Monge Elkan

class py_stringmatching.similarity_measure.monge_elkan.MongeElkan(sim_func=jaro_winkler_function)[source]

Computes Monge-Elkan measure.

The Monge-Elkan similarity measure is a type of hybrid similarity measure that combines the benefits of sequence-based and set-based methods. This can be effective for domains in which more control is needed over the similarity measure. It implicitly uses a secondary similarity measure, such as Levenshtein to compute over all similarity score. See the string matching chapter in the DI book (Principles of Data Integration).
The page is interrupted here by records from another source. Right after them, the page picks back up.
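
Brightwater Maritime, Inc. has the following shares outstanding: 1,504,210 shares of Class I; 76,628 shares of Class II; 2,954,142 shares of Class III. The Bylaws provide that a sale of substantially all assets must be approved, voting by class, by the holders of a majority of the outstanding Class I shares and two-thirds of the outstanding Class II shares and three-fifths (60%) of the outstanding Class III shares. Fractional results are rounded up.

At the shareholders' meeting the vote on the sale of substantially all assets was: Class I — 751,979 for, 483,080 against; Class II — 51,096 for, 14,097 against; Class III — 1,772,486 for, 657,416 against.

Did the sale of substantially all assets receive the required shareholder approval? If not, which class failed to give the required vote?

Class I: a majority of 1504210 is 752106; 752,106 required, 751,979 in favor — not approved.
Class II: 2/3 of 76628 = 51085.33, rounded up to 51086; 51,086 required, 51,096 in favor — approved.
Class III: 3/5 of 2954142 = 1772485.20, rounded up to 1772486; 1,772,486 required, 1,772,486 in favor — approved.

Not approved — the Class I shares did not give the required vote.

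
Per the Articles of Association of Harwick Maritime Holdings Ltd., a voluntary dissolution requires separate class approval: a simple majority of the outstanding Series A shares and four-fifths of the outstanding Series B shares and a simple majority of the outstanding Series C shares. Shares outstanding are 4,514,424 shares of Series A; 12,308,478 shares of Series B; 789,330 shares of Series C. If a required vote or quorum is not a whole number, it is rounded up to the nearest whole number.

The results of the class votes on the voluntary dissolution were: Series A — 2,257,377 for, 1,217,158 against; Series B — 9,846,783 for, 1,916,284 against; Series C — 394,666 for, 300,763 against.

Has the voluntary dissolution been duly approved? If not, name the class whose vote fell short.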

Parameters:sim_func (function) – Secondary similarity function. This is expected to be a sequence-based similarity measure (defaults to Jaro-Winkler similarity measure).
sim_func

function – An attribute to store the secondary similarity function.

get_raw_score(bag1, bag2)[source]

Computes the raw Monge-Elkan score between two bags (lists).

Parameters:bag1,bag2 (list) – Input lists.
Returns:Monge-Elkan similarity score (float).
Raises:TypeError – If the inputs are not lists or if one of the inputs is None.

Examples

>>> me = MongeElkan()
>>> me.get_raw_score(['Niall'], ['Neal'])
0.8049999999999999
>>> me.get_raw_score(['Niall'], ['Nigel'])
0.7866666666666667
>>> me.get_raw_score(['Comput.', 'Sci.', 'and', 'Eng.', 'Dept.,', 'University', 'of', 'California,', 'San', 'Diego'], ['Department', 'of', 'Computer', 'Science,', 'Univ.', 'Calif.,', 'San', 'Diego'])
0.8677218614718616
>>> me.get_raw_score([''], ['a'])
0.0
>>> me = MongeElkan(sim_func=NeedlemanWunsch().get_raw_score)
>>> me.get_raw_score(['Comput.', 'Sci.', 'and', 'Eng.', 'Dept.,', 'University', 'of', 'California,', 'San', 'Diego'], ['Department', 'of', 'Computer', 'Science,', 'Univ.', 'Calif.,', 'San', 'Diego'])
2.0
>>> me = MongeElkan(sim_func=Affine().get_raw_score)
>>> me.get_raw_score(['Comput.', 'Sci.', 'and', 'Eng.', 'Dept.,', 'University', 'of', 'California,', 'San', 'Diego'], ['Department', 'of', 'Computer', 'Science,', 'Univ.', 'Calif.,', 'San', 'Diego'])
2.25

References

  • Principles of Data Integration book
get_sim_func()[source]

Get the secondary similarity function.

Returns:secondary similarity function (function).
set_sim_func(sim_func)[source]

Set the secondary similarity function.

Parameters:sim_func (function) – Secondary similarity function.